Juristas que reconhecem onda de censura temem se expressar publicamente

Entre juristas, embora sejam muitos os que reconheçam, em privado, os abusos cometidos pelo STF contra a liberdade de expressão, nem todos estes estão dispostos a se expressar publicamente sobre isso.

O fenômeno tem a ver uma combinação de fatores, como temor de retaliações, interesse de carreira, dependência institucional e adesão ideológica, como mostrou reportagem da Gazeta do Povo em março.
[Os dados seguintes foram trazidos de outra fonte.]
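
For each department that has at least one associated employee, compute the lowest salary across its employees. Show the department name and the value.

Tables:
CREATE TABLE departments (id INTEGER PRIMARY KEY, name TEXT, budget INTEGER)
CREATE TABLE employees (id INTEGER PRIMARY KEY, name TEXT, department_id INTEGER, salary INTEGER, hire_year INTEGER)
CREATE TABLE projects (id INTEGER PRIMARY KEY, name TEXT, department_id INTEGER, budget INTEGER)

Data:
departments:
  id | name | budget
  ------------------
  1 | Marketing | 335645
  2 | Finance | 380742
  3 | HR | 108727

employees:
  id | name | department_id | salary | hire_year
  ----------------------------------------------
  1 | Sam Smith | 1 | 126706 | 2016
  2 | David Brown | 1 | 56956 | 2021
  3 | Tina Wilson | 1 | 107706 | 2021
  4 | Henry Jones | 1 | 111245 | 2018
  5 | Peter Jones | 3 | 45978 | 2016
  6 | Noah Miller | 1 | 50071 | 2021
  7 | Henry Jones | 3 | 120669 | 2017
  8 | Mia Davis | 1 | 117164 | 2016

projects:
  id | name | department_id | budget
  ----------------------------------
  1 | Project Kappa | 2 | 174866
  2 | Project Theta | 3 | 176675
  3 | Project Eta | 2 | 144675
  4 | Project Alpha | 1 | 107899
SELECT p.name, MIN(c.salary) AS min_salary FROM employees c JOIN departments p ON c.department_id = p.id GROUP BY p.id, p.name

Execution result:
name | min_salary
Marketing | 50071
HR | 45978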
O ambiente universitário contribui para a autocensura, como relatou Janaina Paschoal, professora livre-docente de Direito Penal na USP e vereadora de São Paulo (PP). “Não é incomum ouvir críticas privadas aos flagrantes excessos dos julgamentos mais recentes; porém, raras são as exposições públicas. Pode haver medo de retaliação, até mesmo no âmbito policial ou judicial. Porém, creio que a maior preocupação seja com a possibilidade de ser tomado como um direitista. Esse temor cresce entre aqueles que têm carreira acadêmica.”

O medo de retaliações é outro fator de silenciamento. “Muitos advogados, juízes e promotores me procuram em privado, dão apoio, mas não falam o que pensam. O medo é de serem perseguidos ou vistos como inimigos do poder”, afirmou André Marsiglia, advogado especialista em liberdade de expressão.
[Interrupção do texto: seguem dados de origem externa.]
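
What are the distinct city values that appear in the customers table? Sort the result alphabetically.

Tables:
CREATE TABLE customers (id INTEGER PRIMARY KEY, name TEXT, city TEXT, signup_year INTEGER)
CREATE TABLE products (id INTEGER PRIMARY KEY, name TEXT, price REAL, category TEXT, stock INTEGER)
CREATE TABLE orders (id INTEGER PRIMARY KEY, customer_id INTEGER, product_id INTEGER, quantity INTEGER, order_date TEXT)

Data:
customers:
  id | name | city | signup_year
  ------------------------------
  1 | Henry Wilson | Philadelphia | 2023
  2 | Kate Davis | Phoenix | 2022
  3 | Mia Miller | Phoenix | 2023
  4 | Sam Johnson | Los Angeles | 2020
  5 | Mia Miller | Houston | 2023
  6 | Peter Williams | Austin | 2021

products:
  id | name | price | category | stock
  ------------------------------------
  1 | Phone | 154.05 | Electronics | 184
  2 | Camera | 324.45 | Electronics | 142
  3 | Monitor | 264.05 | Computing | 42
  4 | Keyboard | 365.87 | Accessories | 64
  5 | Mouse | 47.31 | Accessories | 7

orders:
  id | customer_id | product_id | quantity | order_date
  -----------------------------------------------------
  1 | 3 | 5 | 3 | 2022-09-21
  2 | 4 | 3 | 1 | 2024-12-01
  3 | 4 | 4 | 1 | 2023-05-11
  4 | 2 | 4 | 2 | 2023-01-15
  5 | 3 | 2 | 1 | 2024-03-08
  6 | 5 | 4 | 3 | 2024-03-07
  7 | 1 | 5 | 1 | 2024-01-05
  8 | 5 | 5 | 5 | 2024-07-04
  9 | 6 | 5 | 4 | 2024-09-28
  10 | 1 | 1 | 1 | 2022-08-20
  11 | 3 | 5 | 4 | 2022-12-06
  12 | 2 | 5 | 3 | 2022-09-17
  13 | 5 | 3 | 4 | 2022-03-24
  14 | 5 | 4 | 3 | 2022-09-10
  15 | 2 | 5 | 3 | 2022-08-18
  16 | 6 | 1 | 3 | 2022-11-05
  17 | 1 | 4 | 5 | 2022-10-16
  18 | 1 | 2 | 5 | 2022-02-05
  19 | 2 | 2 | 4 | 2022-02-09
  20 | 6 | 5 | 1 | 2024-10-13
SELECT DISTINCT city FROM customers ORDER BY city

Execution result:
city
Austin
Houston
Los Angeles
Philadelphia
Phoenix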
Alguns juristas também optam pelo silêncio como estratégia de autopreservação na carreira. “Muitos advogados, até muito bem situados, que ganham alguns milhões por mês nos seus escritórios, aspiram a vagas nos tribunais. E essas vagas são conseguidas pelo quinto constitucional. Para entrarem nas listas do quinto constitucional, eles têm que ter a anuência dos tribunais e, óbvio, eles têm que ser visto com bons olhos pelo pessoal de cima. Eles sabem que, se criticarem todos esses abusos, o nome deles nunca vai constar em uma dessas listas”, relatou a jurista Katia Magalhães.

Por fim, segundo Alessandro Chiarottino, doutor em Direito Constitucional pela USP, a visão ideológica tende a ser colocada por muitos juristas acima da fidelidade aos princípios do Direito, mesmo quando se reconhecem os abusos contra a lei: “A classe jurídica brasileira, por questões complexas de formação, tem uma adesão muito frágil ao Estado de Direito liberal e uma visão segundo a qual o bolsonarismo é um mal a ser destruído a qualquer custo.”